Eine kleine - notwendig oberflächliche - Chronik:

1. Die Bundesregierung lehnt Anfang der 00er Jahr eine Regelung auf Bundesebene ab, weil für das Unterbringungsrecht die Länder zuständig sind.

2. Einige Länder - darunter Baden-Württemberg - erlassen Straftäterunterbringungsgesetze.

3. Das Bundesverfassungsgericht verwirft diese als verfassungswidrig. Nicht nur bestehe eine Bundeszuständigkeit, sondern sogar eine, die eine Landeszuständigkeit sperrt. Das Straftäterunterbringungsrecht sei nämlich strafrechtsnah auszugestalten.

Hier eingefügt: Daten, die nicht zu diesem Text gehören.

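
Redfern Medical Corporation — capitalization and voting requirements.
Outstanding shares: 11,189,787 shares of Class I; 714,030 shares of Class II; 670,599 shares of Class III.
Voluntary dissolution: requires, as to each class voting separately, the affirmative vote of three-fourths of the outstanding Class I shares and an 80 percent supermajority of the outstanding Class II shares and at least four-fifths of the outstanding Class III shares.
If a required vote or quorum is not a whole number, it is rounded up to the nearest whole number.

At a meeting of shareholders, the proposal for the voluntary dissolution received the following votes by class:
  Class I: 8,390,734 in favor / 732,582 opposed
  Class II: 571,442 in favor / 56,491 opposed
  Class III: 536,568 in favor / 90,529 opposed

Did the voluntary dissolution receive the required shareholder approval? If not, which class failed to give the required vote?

Not approved — the Class I shares did not give the required vote.

Class I: 3/4 of 11189787 = 8392340.25, rounded up to 8392341; 8,392,341 required, 8,390,734 in favor — not approved.
Class II: 4/5 of 714030 = 571224; 571,224 required, 571,442 in favor — approved.
Class III: 4/5 of 670599 = 536479.20, rounded up to 536480; 536,480 required, 536,568 in favor — approved.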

4. Der Bundesgesetzgeber erläßt die entsprechenden Regelungen als Teil des StGB. Das BVerfG hat dagegen - im Einklang mit 3. - keine Bedenken.

5. Der EGMR verwirft die Meinung des BVerfG, die dieses der Bundesregierung aufgezwungen hat, als menschenrechtswidrig.

6. Als Folge der EGMR-Entscheidung wird eine Trennung zwischen Strafrecht und Unterbringungsrecht gefordert. Der Kreis schließt sich.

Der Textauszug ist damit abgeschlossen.